The discussion began with the presenters showing the audience a few cartoons from the TV show “El Hormiguero” which Pablo Ibáñez Pérez is a part of. After the show they played the following video:
The idea is to provide game consoles to children who have cancer. Games help them fight the pain during the procedures, recover after the chemotherapy and bonds them with their friend and family.
The concept was born when Mónica Esteban was visiting a hospital and saw an ill, unhappy boy. She decided to give him one of her game consoles that she was not using in an effort to cheer him up. After he got the console his mood did become brighter, he started to smile more and even his health recovered faster. Doctors and nurses noticed upon receipt of the console the boy’s mood and recovery time improved. There are many studies done on how a positive mood has a beneficial influence on recovery. However, with any type of painful procedures, maintaining a positive mood is very difficult.
Mónica began to search for additional unused consoles, offering donuts and coffee to people who agreed to donate their consoles to the hospital. One friend recorded the moment the console was delivered to a child, which was then shown on a news channel and subsequently, went viral. The community took note and people from all over the country joined the movement. To this day, over 1,000 consoles have been donated to 50 hospitals.
This was an incredibly inspiring talk and expressed how games can be used in a variety of situations, even seemingly hopeless ones.
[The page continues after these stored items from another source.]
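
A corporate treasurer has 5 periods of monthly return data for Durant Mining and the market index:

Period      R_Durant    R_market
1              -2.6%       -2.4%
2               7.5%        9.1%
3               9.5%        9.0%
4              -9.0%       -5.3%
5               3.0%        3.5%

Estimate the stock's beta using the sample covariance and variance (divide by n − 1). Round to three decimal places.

Mean R_i = (-2.6 + 7.5 + 9.5 − 9.0 + 3.0) / 5 = 1.6800%
Mean R_m = (-2.4 + 9.1 + 9.0 − 5.3 + 3.5) / 5 = 2.7800%
Σ(R_i − R̄_i)(R_m − R̄_m) = 194.8380  ⇒  Cov = 194.8380 / 4 = 48.7095
Σ(R_m − R̄_m)² = 171.2680  ⇒  Var(R_m) = 171.2680 / 4 = 42.8170
β = Cov / Var(R_m) = 48.7095 / 42.8170 = 1.1376

1.138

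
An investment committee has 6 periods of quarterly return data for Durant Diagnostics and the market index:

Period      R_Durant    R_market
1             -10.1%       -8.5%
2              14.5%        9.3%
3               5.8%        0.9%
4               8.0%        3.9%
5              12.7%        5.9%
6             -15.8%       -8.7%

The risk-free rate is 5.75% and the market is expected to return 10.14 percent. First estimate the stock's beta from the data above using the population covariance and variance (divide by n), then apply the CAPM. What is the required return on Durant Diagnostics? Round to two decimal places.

Mean R_i = (-10.1 + 14.5 + 5.8 + 8.0 + 12.7 − 15.8) / 6 = 2.5167%
Mean R_m = (-8.5 + 9.3 + 0.9 + 3.9 + 5.9 − 8.7) / 6 = 0.4667%
Σ(R_i − R̄_i)(R_m − R̄_m) = 462.4633  ⇒  Cov = 462.4633 / 6 = 77.0772
Σ(R_m − R̄_m)² = 283.9533  ⇒  Var(R_m) = 283.9533 / 6 = 47.3256
β = Cov / Var(R_m) = 77.0772 / 47.3256 = 1.6287
MRP = 10.14% − 5.75% = 4.39%
E(R) = R_f + β × MRP = 5.75% + 1.6287 × 4.39% = 12.90%

12.90%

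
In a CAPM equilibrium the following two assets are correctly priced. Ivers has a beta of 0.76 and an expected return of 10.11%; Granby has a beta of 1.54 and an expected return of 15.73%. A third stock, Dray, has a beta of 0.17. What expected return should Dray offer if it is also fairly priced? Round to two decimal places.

5.86%

MRP (SML slope) = (15.73% − 10.11%) / (1.54 − 0.76) = 5.62% / 0.78 = 7.2051%
R_f (intercept) = 10.11% − 0.76 × 7.2051% = 4.6341%
E(R_Dray) = R_f + β × MRP = 4.6341% + 0.17 × 7.2051% = 5.86%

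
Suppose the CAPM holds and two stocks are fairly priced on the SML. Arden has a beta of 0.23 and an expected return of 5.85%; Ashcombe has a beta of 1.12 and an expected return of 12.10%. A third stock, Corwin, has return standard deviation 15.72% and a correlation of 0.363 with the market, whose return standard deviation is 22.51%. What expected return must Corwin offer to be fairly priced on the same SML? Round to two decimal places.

MRP = (12.10% − 5.85%) / (1.12 − 0.23) = 7.0225%
R_f = 5.85% − 0.23 × 7.0225% = 4.2348%
β_Corwin = ρ·σ_i/σ_m = 0.363 × 15.72 / 22.51 = 0.2535
E(R_Corwin) = R_f + β × MRP = 4.2348% + 0.2535 × 7.0225% = 6.02%

6.02%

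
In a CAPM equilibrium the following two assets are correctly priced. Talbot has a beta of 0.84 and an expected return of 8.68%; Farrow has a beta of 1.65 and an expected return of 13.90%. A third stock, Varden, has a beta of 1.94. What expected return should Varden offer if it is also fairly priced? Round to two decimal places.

MRP (SML slope) = (13.90% − 8.68%) / (1.65 − 0.84) = 5.22% / 0.81 = 6.4444%
R_f (intercept) = 8.68% − 0.84 × 6.4444% = 3.2667%
E(R_Varden) = R_f + β × MRP = 3.2667% + 1.94 × 6.4444% = 15.77%

15.77%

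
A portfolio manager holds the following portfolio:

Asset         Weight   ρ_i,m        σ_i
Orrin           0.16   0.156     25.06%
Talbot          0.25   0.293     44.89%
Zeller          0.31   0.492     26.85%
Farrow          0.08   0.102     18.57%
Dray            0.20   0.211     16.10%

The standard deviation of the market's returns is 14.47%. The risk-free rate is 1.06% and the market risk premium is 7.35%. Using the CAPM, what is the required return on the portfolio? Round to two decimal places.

5.55%

β_Orrin = 0.156 × 25.06% / 14.47% = 0.2702
β_Talbot = 0.293 × 44.89% / 14.47% = 0.9090
β_Zeller = 0.492 × 26.85% / 14.47% = 0.9129
β_Farrow = 0.102 × 18.57% / 14.47% = 0.1309
β_Dray = 0.211 × 16.10% / 14.47% = 0.2348
β_P = Σ w_i β_i = 0.16×0.2702 + 0.25×0.9090 + 0.31×0.9129 + 0.08×0.1309 + 0.20×0.2348 = 0.6109
E(R_P) = R_f + β_P × MRP = 1.06% + 0.6109 × 7.35% = 5.55%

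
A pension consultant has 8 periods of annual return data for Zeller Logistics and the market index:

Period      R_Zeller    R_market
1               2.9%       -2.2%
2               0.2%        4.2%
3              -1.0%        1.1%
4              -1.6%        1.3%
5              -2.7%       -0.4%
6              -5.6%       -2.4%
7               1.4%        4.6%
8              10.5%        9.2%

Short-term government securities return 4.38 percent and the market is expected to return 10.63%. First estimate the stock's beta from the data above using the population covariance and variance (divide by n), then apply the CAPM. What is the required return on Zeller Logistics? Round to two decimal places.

Mean R_i = (2.9 + 0.2 − 1.0 − 1.6 − 2.7 − 5.6 + 1.4 + 10.5) / 8 = 0.5125%
Mean R_m = (-2.2 + 4.2 + 1.1 + 1.3 − 0.4 − 2.4 + 4.6 + 9.2) / 8 = 1.9250%
Σ(R_i − R̄_i)(R_m − R̄_m) = 100.9475  ⇒  Cov = 100.9475 / 8 = 12.6184
Σ(R_m − R̄_m)² = 107.4550  ⇒  Var(R_m) = 107.4550 / 8 = 13.4319
β = Cov / Var(R_m) = 12.6184 / 13.4319 = 0.9394
MRP = 10.63% − 4.38% = 6.25%
E(R) = R_f + β × MRP = 4.38% + 0.9394 × 6.25% = 10.25%

10.25%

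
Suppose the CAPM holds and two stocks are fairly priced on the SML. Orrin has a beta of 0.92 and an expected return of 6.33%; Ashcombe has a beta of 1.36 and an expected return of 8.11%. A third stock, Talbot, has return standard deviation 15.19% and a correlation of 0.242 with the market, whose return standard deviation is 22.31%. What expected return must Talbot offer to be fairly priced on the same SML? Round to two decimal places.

MRP = (8.11% − 6.33%) / (1.36 − 0.92) = 4.0455%
R_f = 6.33% − 0.92 × 4.0455% = 2.6081%
β_Talbot = ρ·σ_i/σ_m = 0.242 × 15.19 / 22.31 = 0.1648
E(R_Talbot) = R_f + β × MRP = 2.6081% + 0.1648 × 4.0455% = 3.27%

3.27%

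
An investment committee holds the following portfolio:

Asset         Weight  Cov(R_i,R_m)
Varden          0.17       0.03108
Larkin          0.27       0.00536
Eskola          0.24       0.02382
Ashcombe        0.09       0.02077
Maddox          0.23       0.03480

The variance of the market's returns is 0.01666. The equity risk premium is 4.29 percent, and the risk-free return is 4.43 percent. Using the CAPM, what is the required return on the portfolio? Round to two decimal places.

10.18%

β_Varden = 0.03108 / 0.01666 = 1.8655
β_Larkin = 0.00536 / 0.01666 = 0.3217
β_Eskola = 0.02382 / 0.01666 = 1.4298
β_Ashcombe = 0.02077 / 0.01666 = 1.2467
β_Maddox = 0.03480 / 0.01666 = 2.0888
β_P = Σ w_i β_i = 0.17×1.8655 + 0.27×0.3217 + 0.24×1.4298 + 0.09×1.2467 + 0.23×2.0888 = 1.3398
E(R_P) = R_f + β_P × MRP = 4.43% + 1.3398 × 4.29% = 10.18%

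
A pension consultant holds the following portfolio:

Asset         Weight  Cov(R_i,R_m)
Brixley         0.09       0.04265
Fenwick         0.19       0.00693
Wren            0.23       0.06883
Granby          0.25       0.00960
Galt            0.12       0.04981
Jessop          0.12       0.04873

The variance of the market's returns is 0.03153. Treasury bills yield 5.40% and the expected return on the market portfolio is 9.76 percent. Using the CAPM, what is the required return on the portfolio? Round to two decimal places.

β_Brixley = 0.04265 / 0.03153 = 1.3527
β_Fenwick = 0.00693 / 0.03153 = 0.2198
β_Wren = 0.06883 / 0.03153 = 2.1830
β_Granby = 0.00960 / 0.03153 = 0.3045
β_Galt = 0.04981 / 0.03153 = 1.5798
β_Jessop = 0.04873 / 0.03153 = 1.5455
β_P = Σ w_i β_i = 0.09×1.3527 + 0.19×0.2198 + 0.23×2.1830 + 0.25×0.3045 + 0.12×1.5798 + 0.12×1.5455 = 1.1168
MRP = 9.76% − 5.40% = 4.36%
E(R_P) = R_f + β_P × MRP = 5.40% + 1.1168 × 4.36% = 10.27%

10.27%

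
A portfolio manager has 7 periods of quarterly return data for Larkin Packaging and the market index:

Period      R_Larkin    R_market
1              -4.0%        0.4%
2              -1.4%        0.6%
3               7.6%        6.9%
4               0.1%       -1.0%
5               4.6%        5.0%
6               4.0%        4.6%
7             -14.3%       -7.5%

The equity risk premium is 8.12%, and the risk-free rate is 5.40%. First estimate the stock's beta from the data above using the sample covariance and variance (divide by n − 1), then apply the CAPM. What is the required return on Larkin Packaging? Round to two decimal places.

17.17%

Mean R_i = (-4.0 − 1.4 + 7.6 + 0.1 + 4.6 + 4.0 − 14.3) / 7 = -0.4857%
Mean R_m = (0.4 + 0.6 + 6.9 − 1.0 + 5.0 + 4.6 − 7.5) / 7 = 1.2857%
Σ(R_i − R̄_i)(R_m − R̄_m) = 202.9214  ⇒  Cov = 202.9214 / 6 = 33.8202
Σ(R_m − R̄_m)² = 139.9686  ⇒  Var(R_m) = 139.9686 / 6 = 23.3281
β = Cov / Var(R_m) = 33.8202 / 23.3281 = 1.4498
E(R) = R_f + β × MRP = 5.40% + 1.4498 × 8.12% = 17.17%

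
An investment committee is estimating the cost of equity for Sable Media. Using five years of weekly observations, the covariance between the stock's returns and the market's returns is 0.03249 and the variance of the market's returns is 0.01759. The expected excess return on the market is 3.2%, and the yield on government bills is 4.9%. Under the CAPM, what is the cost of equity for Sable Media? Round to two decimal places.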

Games motivate and teach people that they can tackle difficult problems if they put their minds to it and persevere.
The Gamification World Congress was a noteworthy event bringing together people from a variety of industries and with a variety of experiences. While I only reviewed a few talks here, there were so many more I didn’t have an opportunity to discuss. If you have an opportunity to attend in the future, I highly recommend doing so. Many thanks to Sergio Jiménez and his team for organizing the event!